Inventory Planner (now owned by Sage) is a dedicated demand-forecasting and replenishment platform. It ingests historical sales from Shopify and other channels, runs forecasting models, and generates automated reorder recommendations. It’s built for stores where spreadsheet planning has started actively costing money — apparel, beauty, and seasonal brands with real buying teams.
The gap between them is significant. Inventory Planner does far more than Stocky ever did. The question is whether you need what it adds.
Pricing — the real numbers
Most comparison pages go vague here because Inventory Planner hides pricing behind “contact us.” Here’s what confirmed listings and merchant reports show for 2026:
| Stocky | Inventory Planner | |
|---|---|---|
| Entry price | Free (until Aug 31, 2026) | $119.99/mo (Essentials, Shopify-only) |
| Mid tier | — | ~$299/mo (≈1,000 SKUs) |
| Higher tier | — | ~$599/mo (≈3,000 SKUs) |
| Enterprise | — | Custom quote by GMV + SKU count |
| Pricing model | Free | Scales with SKUs, orders, channels |
| Owner | Shopify (retiring it) | Sage |
Two cautions. First, pricing scales with catalogue growth — adding a few hundred SKUs can bump you a tier, so a 37% catalogue expansion can mean a 100% price rise. Second, some merchants report meaningful annual increases under Sage’s ownership. Budget for the trajectory, not just the entry price.
Feature-by-feature
| Capability | Stocky | Inventory Planner |
|---|---|---|
| Demand forecasting | Basic | Advanced |
| Purchase orders | Yes | Yes, automated |
| Supplier management | Yes | Yes, more robust |
| Multi-location | Limited (degraded mid-2025) | Yes — core strength |
| Multi-channel | No | Yes |
| Open-to-Buy budgeting | No | Yes |
| Setup time | None (was native) | ~4 weeks onboarding |
| Cost | Free | $119.99+/mo |
Who should pick Inventory Planner
Choose it if you sell across multiple channels or warehouses, you have a dedicated ops or buying person who’ll actually configure forecasting, your catalogue is large enough that stockouts and overstock measurably cost you cash, or you need Open-to-Buy budgeting for seasonal cash-flow control. At that profile, $119.99+/month is cheap against the inventory mistakes it prevents.
Who should not
If you used Stocky to log orders, watch stock, and keep a record of what’s selling — not to run forecasting models — Inventory Planner is more tool and more cost than you need. You’d be replacing a free tracking app with a $1,440+/year forecasting platform to use a fraction of it.

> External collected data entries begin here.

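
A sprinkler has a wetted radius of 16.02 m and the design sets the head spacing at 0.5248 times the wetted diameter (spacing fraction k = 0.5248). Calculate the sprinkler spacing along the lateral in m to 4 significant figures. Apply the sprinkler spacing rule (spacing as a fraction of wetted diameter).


Approach: apply the sprinkler spacing rule (spacing as a fraction of wetted diameter), S = k*(2*R).
S = 0.5248 * (2 * 16.02) = 16.81 m
Therefore the sprinkler spacing along the lateral = 16.81 m.


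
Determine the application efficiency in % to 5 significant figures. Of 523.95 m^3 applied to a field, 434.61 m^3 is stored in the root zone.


Approach: apply the application efficiency ratio, Ea = (stored/applied)*100.
Ea = (434.61/523.95)*100 = 82.949 %
Therefore the application efficiency = 82.949 %.


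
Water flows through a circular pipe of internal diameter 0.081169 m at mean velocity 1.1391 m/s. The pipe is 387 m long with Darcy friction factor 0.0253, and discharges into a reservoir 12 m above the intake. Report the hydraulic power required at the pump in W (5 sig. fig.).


Approach: apply continuity + Darcy-Weisbach + hydraulic power, Q = A*v; hf = f*(L/D)*(v^2/(2g)); H = static + hf; P = rho*g*Q*H.
Step 1 — flow rate (continuity, Q = A*v):
  A = pi*(0.081169/2)^2 = 0.005174522 m^2
  Q = 0.005174522 * 1.1391 = 0.005894298 m^3/s
Step 2 — friction head loss (Darcy-Weisbach):
  hf = 0.0253 * (387/0.081169) * (1.1391^2 / (2*9.81))
  hf = 7.977485 m
Step 3 — total head: H = 12 + 7.977485 = 19.97748 m
Step 4 — hydraulic power (P = rho*g*Q*H):
  P = 1000 * 9.81 * 0.005894298 * 19.97748 = 1155.2 W
Therefore the hydraulic power required at the pump = 1155.2 W.


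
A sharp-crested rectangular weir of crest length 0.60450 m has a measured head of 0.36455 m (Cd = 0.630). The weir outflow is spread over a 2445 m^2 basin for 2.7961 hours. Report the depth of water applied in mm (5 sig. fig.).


Approach: apply the rectangular weir equation with a volume-to-depth conversion, Q = (2/3)*Cd*L*sqrt(2g)*H^1.5; d = Q*t/A * 1000.
Step 1 — weir discharge:
  Q = (2/3)*0.630*0.60450*sqrt(2*9.81)*0.36455^1.5 = 0.2475317 m^3/s
Step 2 — volume: V = 0.2475317 * 2.7961*3600 = 2491.644 m^3
Step 3 — depth: d = V/A * 1000 = 2491.644/2445 * 1000 = 1019.1 mm
Therefore the depth of water applied = 1019.1 mm.


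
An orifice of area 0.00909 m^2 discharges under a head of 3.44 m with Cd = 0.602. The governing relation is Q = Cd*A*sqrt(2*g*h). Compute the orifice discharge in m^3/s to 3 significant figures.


Q = 0.602 * 0.00909 * sqrt(2*9.81*3.44) = 0.0450 m^3/s
Therefore the orifice discharge = 0.0450 m^3/s.


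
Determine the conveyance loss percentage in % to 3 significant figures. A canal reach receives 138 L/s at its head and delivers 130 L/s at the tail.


Approach: apply the conveyance loss ratio, loss% = ((Q_head - Q_tail)/Q_head)*100.
loss = ((138 - 130)/138)*100 = 5.80 %
Therefore the conveyance loss percentage = 5.80 %.


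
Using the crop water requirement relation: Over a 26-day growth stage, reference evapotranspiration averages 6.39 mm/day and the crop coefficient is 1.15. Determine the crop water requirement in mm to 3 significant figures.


Approach: apply the crop water requirement relation, CWR = ET0 * Kc * days.
CWR = 6.39 * 1.15 * 26 = 191 mm
Therefore the crop water requirement = 191 mm.


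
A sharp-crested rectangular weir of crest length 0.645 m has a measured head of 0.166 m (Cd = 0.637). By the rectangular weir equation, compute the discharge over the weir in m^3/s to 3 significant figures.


Approach: apply the rectangular weir equation, Q = (2/3)*Cd*L*sqrt(2g)*H^1.5.
Q = (2/3)*0.637*0.645*sqrt(2*9.81)*0.166^1.5 = 0.0821 m^3/s
Therefore the discharge over the weir = 0.0821 m^3/s.


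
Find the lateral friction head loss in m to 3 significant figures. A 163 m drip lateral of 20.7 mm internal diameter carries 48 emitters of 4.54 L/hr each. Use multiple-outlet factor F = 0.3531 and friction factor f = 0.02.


Approach: apply Darcy-Weisbach with the multiple-outlet F-factor, Q = n*q/(3600*1000) m^3/s; v = Q/A; hf = F*f*(L/D)*(v^2/(2g)).
Q = 48*4.54/(3600*1000) = 6.0533e-05 m^3/s
A = pi*(20.7e-3/2)^2 = 3.3654e-04 m^2, so v = Q/A = 0.17987 m/s
hf = 0.3531*0.02*(163/0.0207)*(0.17987^2/(2*9.81)) = 0.0917 m
Therefore the lateral friction head loss = 0.0917 m.


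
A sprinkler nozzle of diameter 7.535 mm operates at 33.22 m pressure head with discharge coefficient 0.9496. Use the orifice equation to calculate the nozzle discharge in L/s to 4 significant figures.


Approach: apply the orifice equation, Q = Cd*A*sqrt(2*g*h), A = pi*(d/2)^2.
A = pi*(7.535e-3/2)^2 = 4.45919e-05 m^2
Q = 0.9496 * 4.45919e-05 * sqrt(2*9.81*33.22) * 1000 = 1.081 L/s
Therefore the nozzle discharge = 1.081 L/s.


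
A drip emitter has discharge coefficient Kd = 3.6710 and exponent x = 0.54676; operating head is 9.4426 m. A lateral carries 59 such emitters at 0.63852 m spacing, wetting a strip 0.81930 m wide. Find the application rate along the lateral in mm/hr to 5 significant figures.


Approach: apply the emitter equation with a lateral mass balance, q = Kd*h^x; Q = n*q; rate = Q/(n*spacing*width).
Step 1 — single emitter flow (q = Kd*h^x):
  q = 3.6710 * 9.4426^0.54676 = 12.52926 L/hr
Step 2 — total lateral flow: Q = 59 * 12.52926 = 739.2264 L/hr
Step 3 — wetted area: A = 59 * 0.63852 * 0.81930 = 30.86523 m^2
Step 4 — application rate: Q/A = 739.2264/30.86523 = 23.950 mm/hr
Therefore the application rate along the lateral = 23.950 mm/hr.


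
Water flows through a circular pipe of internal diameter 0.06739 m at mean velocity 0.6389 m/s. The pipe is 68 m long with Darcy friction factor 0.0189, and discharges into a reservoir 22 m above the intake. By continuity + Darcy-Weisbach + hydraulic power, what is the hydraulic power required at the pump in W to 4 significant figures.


Approach: apply continuity + Darcy-Weisbach + hydraulic power, Q = A*v; hf = f*(L/D)*(v^2/(2g)); H = static + hf; P = rho*g*Q*H.
Step 1 — flow rate (continuity, Q = A*v):
  A = pi*(0.06739/2)^2 = 0.00356682 m^2
  Q = 0.00356682 * 0.6389 = 0.00227884 m^3/s
Step 2 — friction head loss (Darcy-Weisbach):
  hf = 0.0189 * (68/0.06739) * (0.6389^2 / (2*9.81))
  hf = 0.396773 m
Step 3 — total head: H = 22 + 0.396773 = 22.3968 m
Step 4 — hydraulic power (P = rho*g*Q*H):
  P = 1000 * 9.81 * 0.00227884 * 22.3968 = 500.7 W
Therefore the hydraulic power required at the pump = 500.7 W.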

The option this comparison usually omits
Most “Stocky vs Inventory Planner” articles are published by paid competitors, so they never mention the free path. If your real need is tracking rather than forecasting, Stocky Swap logs every Shopify order to a Google Sheet in real time via a Make.com webhook — $0/month permanently, about four minutes to deploy, no app install. It doesn’t do forecasting or automated POs; it does the order-and-stock tracking most stores actually used Stocky for.
A sensible decision path: run the migration risk scorer to gauge complexity, deploy free Stocky Swap now so tracking is covered immediately, and commit to Inventory Planner only if your honest usage audit says you need forecasting. For the full field, see the complete Stocky alternatives comparison.
Whichever way you go, export your Stocky data first — it’s deleted after August 31 and suppliers can’t be exported at all.